Un rôle clé, mais une menace cachée
L’océan Austral, qui ne représente qu’un quart de la surface océanique mondiale, joue un rôle disproportionné dans l’absorption de l’excès de chaleur terrestre. Selon le Comité national allemand pour la recherche polaire, il a accumulé environ 50% de la chaleur absorbée par les océans depuis 2005. Il absorbe également près de 40% du CO₂ d’origine humaine émis sur la même période. Cette capacité d’absorption est rendue possible par une stratification particulière des eaux : une couche superficielle d’eau froide et douce protège des couches plus chaudes et salées en profondeur, empêchant un brassage intense et retenant la chaleur pendant des décennies.

Cependant, cette stabilité pourrait être compromise. Les nouvelles simulations suggèrent qu’une baisse prolongée de la température atmosphérique pourrait modifier la densité des eaux de surface, les rendant plus lourdes et provoquant une descente en profondeur. Ce phénomène, connu sous le nom de convection profonde, entraînerait la remontée des eaux chaudes piégées en profondeur. Les scientifiques qualifient familièrement ce processus de « rots » de l’océan.

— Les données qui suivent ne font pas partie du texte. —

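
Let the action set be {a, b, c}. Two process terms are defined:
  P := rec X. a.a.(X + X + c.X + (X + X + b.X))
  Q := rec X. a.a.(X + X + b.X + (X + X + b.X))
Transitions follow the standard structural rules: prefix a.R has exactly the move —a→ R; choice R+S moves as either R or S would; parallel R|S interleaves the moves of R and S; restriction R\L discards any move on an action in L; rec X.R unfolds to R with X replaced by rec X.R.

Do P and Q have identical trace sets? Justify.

Reachable graph of P (3 states):
  u0 = rec X. a.a.(X + X + c.X + (X + X + b.X)) → -a-> u1
  u1 = a.((rec X. a.a.(X + X + c.X + (X + X + b.X))) + (rec X. a.a.(X + X + c.X + (X + X + b.X))) + c.(rec X. a.a.(X + X + c.X + (X + X + b.X))) + ((rec X. a.a.(X + X + c.X + (X + X + b.X))) + (rec X. a.a.(X + X + c.X + (X + X + b.X))) + b.(rec X. a.a.(X + X + c.X + (X + X + b.X))))) → -a-> u2
  u2 = (rec X. a.a.(X + X + c.X + (X + X + b.X))) + (rec X. a.a.(X + X + c.X + (X + X + b.X))) + c.(rec X. a.a.(X + X + c.X + (X + X + b.X))) + ((rec X. a.a.(X + X + c.X + (X + X + b.X))) + (rec X. a.a.(X + X + c.X + (X + X + b.X))) + b.(rec X. a.a.(X + X + c.X + (X + X + b.X)))) → -a-> u1, -b-> u0, -c-> u0
Reachable graph of Q (3 states):
  v0 = rec X. a.a.(X + X + b.X + (X + X + b.X)) → -a-> v1
  v1 = a.((rec X. a.a.(X + X + b.X + (X + X + b.X))) + (rec X. a.a.(X + X + b.X + (X + X + b.X))) + b.(rec X. a.a.(X + X + b.X + (X + X + b.X))) + ((rec X. a.a.(X + X + b.X + (X + X + b.X))) + (rec X. a.a.(X + X + b.X + (X + X + b.X))) + b.(rec X. a.a.(X + X + b.X + (X + X + b.X))))) → -a-> v2
  v2 = (rec X. a.a.(X + X + b.X + (X + X + b.X))) + (rec X. a.a.(X + X + b.X + (X + X + b.X))) + b.(rec X. a.a.(X + X + b.X + (X + X + b.X))) + ((rec X. a.a.(X + X + b.X + (X + X + b.X))) + (rec X. a.a.(X + X + b.X + (X + X + b.X))) + b.(rec X. a.a.(X + X + b.X + (X + X + b.X)))) → -a-> v1, -b-> v0
Executing aac from P (initial set {u0}):
  step 1 (a): {u1}
  step 2 (a): {u2}
  step 3 (c): {u0}
  — P admits the full trace.
Executing aac from Q (initial set {v0}):
  step 1 (a): {v1}
  step 2 (a): {v2}
  step 3 (c): no successor for Q

NO — witness ⟨aac⟩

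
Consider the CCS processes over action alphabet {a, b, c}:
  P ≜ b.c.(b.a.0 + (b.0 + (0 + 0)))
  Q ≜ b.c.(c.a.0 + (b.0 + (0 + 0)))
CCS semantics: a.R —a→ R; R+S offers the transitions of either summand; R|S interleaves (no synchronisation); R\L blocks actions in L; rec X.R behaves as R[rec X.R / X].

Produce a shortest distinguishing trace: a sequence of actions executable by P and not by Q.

bcba

P's transition system — 5 states:
  m0 = b.c.(b.a.0 + (b.0 + (0 + 0))) has moves -b-> m1
  m1 = c.(b.a.0 + (b.0 + (0 + 0))) has moves -c-> m2
  m2 = b.a.0 + (b.0 + (0 + 0)) has moves -b-> m3, -b-> m4
  m3 = 0 has moves ·
  m4 = a.0 has moves -a-> m3
Q's transition system — 5 states:
  n0 = b.c.(c.a.0 + (b.0 + (0 + 0))) has moves -b-> n1
  n1 = c.(c.a.0 + (b.0 + (0 + 0))) has moves -c-> n2
  n2 = c.a.0 + (b.0 + (0 + 0)) has moves -b-> n3, -c-> n4
  n3 = 0 has moves ·
  n4 = a.0 has moves -a-> n3
Run σ = ⟨bcba⟩ on P: start {m0}
  after b @ step 1: {m1}
  after c @ step 2: {m2}
  after b @ step 3: {m3, m4}
  after a @ step 4: {m3}
  P completes σ.
Run σ = ⟨bcba⟩ on Q: start {n0}
  after b @ step 1: {n1}
  after c @ step 2: {n2}
  after b @ step 3: {n3}
  after a @ step 4: no successor for Q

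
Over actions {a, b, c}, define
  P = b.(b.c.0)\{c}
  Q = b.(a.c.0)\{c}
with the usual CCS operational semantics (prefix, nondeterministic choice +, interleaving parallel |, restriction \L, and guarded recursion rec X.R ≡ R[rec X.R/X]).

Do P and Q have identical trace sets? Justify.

LTS(P): 3 reachable states
  s0 = b.(b.c.0)\{c} has moves --b--▸ s1
  s1 = (b.c.0)\{c} has moves --b--▸ s2
  s2 = (c.0)\{c} has moves ·
LTS(Q): 3 reachable states
  t0 = b.(a.c.0)\{c} has moves --b--▸ t1
  t1 = (a.c.0)\{c} has moves --a--▸ t2
  t2 = (c.0)\{c} has moves ·
Trace ⟨bb⟩ through P, begin at {s0}:
  after b @ step 1: {s1}
  after b @ step 2: {s2}
  ✓ P
Trace ⟨bb⟩ through Q, begin at {t0}:
  after b @ step 1: {t1}
  after b @ step 2: ∅ (Q stuck)

traces(P) ≠ traces(Q) — witness ⟨bb⟩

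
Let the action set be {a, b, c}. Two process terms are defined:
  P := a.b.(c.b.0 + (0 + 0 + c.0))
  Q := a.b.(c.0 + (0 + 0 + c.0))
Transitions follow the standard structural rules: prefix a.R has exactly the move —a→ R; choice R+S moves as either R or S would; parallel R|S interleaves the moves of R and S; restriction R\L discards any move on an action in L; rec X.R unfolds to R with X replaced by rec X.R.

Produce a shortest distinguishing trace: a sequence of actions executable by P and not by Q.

Reachable graph of P (5 states):
  u0 = a.b.(c.b.0 + (0 + 0 + c.0)) → ··a··> u1
  u1 = b.(c.b.0 + (0 + 0 + c.0)) → ··b··> u2
  u2 = c.b.0 + (0 + 0 + c.0) → ··c··> u3, ··c··> u4
  u3 = 0 → stopped
  u4 = b.0 → ··b··> u3
Reachable graph of Q (4 states):
  v0 = a.b.(c.0 + (0 + 0 + c.0)) → ··a··> v1
  v1 = b.(c.0 + (0 + 0 + c.0)) → ··b··> v2
  v2 = c.0 + (0 + 0 + c.0) → ··c··> v3
  v3 = 0 → stopped
Executing abcb from P (initial set {u0}):
  [1] a ⇒ {u1}
  [2] b ⇒ {u2}
  [3] c ⇒ {u3, u4}
  [4] b ⇒ {u3}
  P completes σ.
Executing abcb from Q (initial set {v0}):
  [1] a ⇒ {v1}
  [2] b ⇒ {v2}
  [3] c ⇒ {v3}
  [4] b ⇒ ∅ (Q stuck)

abcb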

La complexité des échanges thermiques et gazeux
Ce mécanisme de « rots » pourrait libérer une quantité significative de chaleur accumulée, entraînant une augmentation de la température atmosphérique qui pourrait perdurer plus d’un siècle. Cet effet serait particulièrement prononcé dans les régions de l’hémisphère sud. Cependant, le comportement du dioxyde de carbone est différent de celui de la chaleur. Bien que la chaleur se dissipe relativement rapidement dans l’atmosphère, la majorité du CO₂ absorbé reste piégée dans l’océan en raison d’équilibres chimiques qui ralentissent considérablement les échanges entre l’eau et l’air. Cela complexifie la relation entre la réduction des émissions de CO₂ et le refroidissement global de la planète.
Des stratégies climatiques à réévaluer
Cette découverte a des implications majeures pour la conception des stratégies climatiques. De nombreux plans politiques reposent sur l’hypothèse d’un refroidissement automatique de l’atmosphère à mesure que les émissions diminuent. Or, le comportement de l’océan Austral, tel que révélé par ces recherches, suggère que la chaleur stockée pourrait se libérer indépendamment des efforts de réduction des émissions. Par conséquent, les budgets carbone mondiaux pourraient devoir être révisés à la baisse.

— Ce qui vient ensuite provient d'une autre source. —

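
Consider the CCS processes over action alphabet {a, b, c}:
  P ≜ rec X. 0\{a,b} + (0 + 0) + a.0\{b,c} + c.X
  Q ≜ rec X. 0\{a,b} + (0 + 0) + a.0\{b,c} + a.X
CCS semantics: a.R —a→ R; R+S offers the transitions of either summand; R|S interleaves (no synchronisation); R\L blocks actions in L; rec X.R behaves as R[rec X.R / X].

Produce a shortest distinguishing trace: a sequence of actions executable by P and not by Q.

LTS(P): 2 reachable states
  s0 = rec X. 0\{a,b} + (0 + 0) + a.0\{b,c} + c.X has moves =a=> s1, =c=> s0
  s1 = 0\{b,c} has moves stopped
LTS(Q): 2 reachable states
  t0 = rec X. 0\{a,b} + (0 + 0) + a.0\{b,c} + a.X has moves =a=> t0, =a=> t1
  t1 = 0\{b,c} has moves stopped
Trace ⟨c⟩ through P, begin at {s0}:
  after c @ step 1: {s0}
  — P admits the full trace.
Trace ⟨c⟩ through Q, begin at {t0}:
  after c @ step 1: ∅  — Q cannot continue

c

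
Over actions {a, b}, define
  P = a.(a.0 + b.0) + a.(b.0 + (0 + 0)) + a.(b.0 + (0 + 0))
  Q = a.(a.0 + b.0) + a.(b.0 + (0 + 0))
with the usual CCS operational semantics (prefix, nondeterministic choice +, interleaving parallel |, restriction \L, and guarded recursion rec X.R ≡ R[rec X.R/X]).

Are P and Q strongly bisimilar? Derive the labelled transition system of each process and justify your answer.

P ~ Q

P's transition system — 4 states:
  p0 = a.(a.0 + b.0) + a.(b.0 + (0 + 0)) + a.(b.0 + (0 + 0)) ⊢ --a--▸ p1, --a--▸ p2
  p1 = a.0 + b.0 ⊢ --a--▸ p3, --b--▸ p3
  p2 = b.0 + (0 + 0) ⊢ --b--▸ p3
  p3 = 0 ⊢ stopped
Q's transition system — 4 states:
  q0 = a.(a.0 + b.0) + a.(b.0 + (0 + 0)) ⊢ --a--▸ q1, --a--▸ q2
  q1 = a.0 + b.0 ⊢ --a--▸ q3, --b--▸ q3
  q2 = b.0 + (0 + 0) ⊢ --b--▸ q3
  q3 = 0 ⊢ stopped
Bisimilarity quotient blocks:
  B0 = {p0, q0}
  B1 = {p2, q2}
  B2 = {p3, q3}
  B3 = {p1, q1}
p0 ∈ B0, q0 ∈ B0 → same block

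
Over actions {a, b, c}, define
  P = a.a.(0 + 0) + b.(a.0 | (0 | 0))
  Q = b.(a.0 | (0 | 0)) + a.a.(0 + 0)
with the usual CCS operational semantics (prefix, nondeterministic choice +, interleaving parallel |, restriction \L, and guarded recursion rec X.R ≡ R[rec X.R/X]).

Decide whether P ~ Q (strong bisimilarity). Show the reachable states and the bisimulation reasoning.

Reachable graph of P (5 states):
  m0 = a.a.(0 + 0) + b.(a.0 | (0 | 0)) ⊢ --a--▸ m1, --b--▸ m2
  m1 = a.(0 + 0) ⊢ --a--▸ m3
  m2 = a.0 | (0 | 0) ⊢ --a--▸ m4
  m3 = 0 + 0 ⊢ stopped
  m4 = 0 | (0 | 0) ⊢ stopped
Reachable graph of Q (5 states):
  n0 = b.(a.0 | (0 | 0)) + a.a.(0 + 0) ⊢ --a--▸ n1, --b--▸ n2
  n1 = a.(0 + 0) ⊢ --a--▸ n3
  n2 = a.0 | (0 | 0) ⊢ --a--▸ n4
  n3 = 0 + 0 ⊢ stopped
  n4 = 0 | (0 | 0) ⊢ stopped
Coarsest stable partition (strong bisimilarity classes):
  B0 = {m0, n0}
  B1 = {m1, m2, n1, n2}
  B2 = {m3, m4, n3, n4}
m0 ∈ B0, n0 ∈ B0 → same block

YES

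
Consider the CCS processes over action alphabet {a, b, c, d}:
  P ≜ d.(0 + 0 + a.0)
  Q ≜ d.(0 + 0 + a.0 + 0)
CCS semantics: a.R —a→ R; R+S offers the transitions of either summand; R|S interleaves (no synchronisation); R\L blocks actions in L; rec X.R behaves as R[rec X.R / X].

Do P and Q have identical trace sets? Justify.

Reachable graph of P (3 states):
  p0 = d.(0 + 0 + a.0) → ··d··> p1
  p1 = 0 + 0 + a.0 → ··a··> p2
  p2 = 0 → ∅
Reachable graph of Q (3 states):
  q0 = d.(0 + 0 + a.0 + 0) → ··d··> q1
  q1 = 0 + 0 + a.0 + 0 → ··a··> q2
  q2 = 0 → ∅
Coarsest stable partition (strong bisimilarity classes):
  B0 = {p0, q0}
  B1 = {p1, q1}
  B2 = {p2, q2}
p0 ∈ B0, q0 ∈ B0 → same block
Bisimilar ⇒ trace-equivalent.

traces(P) = traces(Q)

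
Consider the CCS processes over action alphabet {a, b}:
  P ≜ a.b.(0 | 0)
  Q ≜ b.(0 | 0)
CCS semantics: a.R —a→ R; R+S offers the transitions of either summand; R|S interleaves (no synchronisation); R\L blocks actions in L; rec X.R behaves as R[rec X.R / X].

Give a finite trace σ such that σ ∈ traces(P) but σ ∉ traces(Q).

a

P's transition system — 3 states:
  m0 = a.b.(0 | 0) | =a=> m1
  m1 = b.(0 | 0) | =b=> m2
  m2 = 0 | 0 | stopped
Q's transition system — 2 states:
  n0 = b.(0 | 0) | =b=> n1
  n1 = 0 | 0 | stopped
Run σ = ⟨a⟩ on P: start {m0}
  step 1 (a): {m1}
  ✓ P
Run σ = ⟨a⟩ on Q: start {n0}
  step 1 (a): ∅ (Q stuck)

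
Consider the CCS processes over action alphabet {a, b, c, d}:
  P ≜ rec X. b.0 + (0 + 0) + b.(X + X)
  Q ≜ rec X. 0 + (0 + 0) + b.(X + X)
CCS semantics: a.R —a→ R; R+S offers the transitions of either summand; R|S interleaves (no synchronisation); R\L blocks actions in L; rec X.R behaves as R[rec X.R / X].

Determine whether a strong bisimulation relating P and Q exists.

LTS(P): 3 reachable states
  p0 = rec X. b.0 + (0 + 0) + b.(X + X) → =b=> p1, =b=> p2
  p1 = (rec X. b.0 + (0 + 0) + b.(X + X)) + (rec X. b.0 + (0 + 0) + b.(X + X)) → =b=> p1, =b=> p2
  p2 = 0 → (no moves)
LTS(Q): 2 reachable states
  q0 = rec X. 0 + (0 + 0) + b.(X + X) → =b=> q1
  q1 = (rec X. 0 + (0 + 0) + b.(X + X)) + (rec X. 0 + (0 + 0) + b.(X + X)) → =b=> q1
Coarsest stable partition (strong bisimilarity classes):
  B0 = {p0, p1}
  B1 = {p2}
  B2 = {q0, q1}
p0 ∈ B0, q0 ∈ B2 → different blocks

P ≁ Q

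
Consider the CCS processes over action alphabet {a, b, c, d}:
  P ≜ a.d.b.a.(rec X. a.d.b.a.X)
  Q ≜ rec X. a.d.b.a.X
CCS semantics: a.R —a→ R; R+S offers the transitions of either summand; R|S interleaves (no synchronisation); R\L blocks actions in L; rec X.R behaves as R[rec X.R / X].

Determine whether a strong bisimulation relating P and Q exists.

P's transition system — 5 states:
  s0 = a.d.b.a.(rec X. a.d.b.a.X) | -a-> s1
  s1 = d.b.a.(rec X. a.d.b.a.X) | -d-> s2
  s2 = b.a.(rec X. a.d.b.a.X) | -b-> s3
  s3 = a.(rec X. a.d.b.a.X) | -a-> s4
  s4 = rec X. a.d.b.a.X | -a-> s1
Q's transition system — 4 states:
  t0 = rec X. a.d.b.a.X | -a-> t1
  t1 = d.b.a.(rec X. a.d.b.a.X) | -d-> t2
  t2 = b.a.(rec X. a.d.b.a.X) | -b-> t3
  t3 = a.(rec X. a.d.b.a.X) | -a-> t0
Coarsest stable partition (strong bisimilarity classes):
  B0 = {s0, s4, t0}
  B1 = {s1, t1}
  B2 = {s2, t2}
  B3 = {s3, t3}
s0 ∈ B0, t0 ∈ B0 → same block

P ~ Q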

Les chercheurs appellent à la multiplication des études et des simulations pour mieux comprendre ces dynamiques océaniques. Il est crucial de déterminer si ce phénomène est spécifique à l’océan Austral ou s’il se reproduit dans d’autres océans. Une telle confirmation nécessiterait une révision fondamentale de notre compréhension des rétroactions climatiques.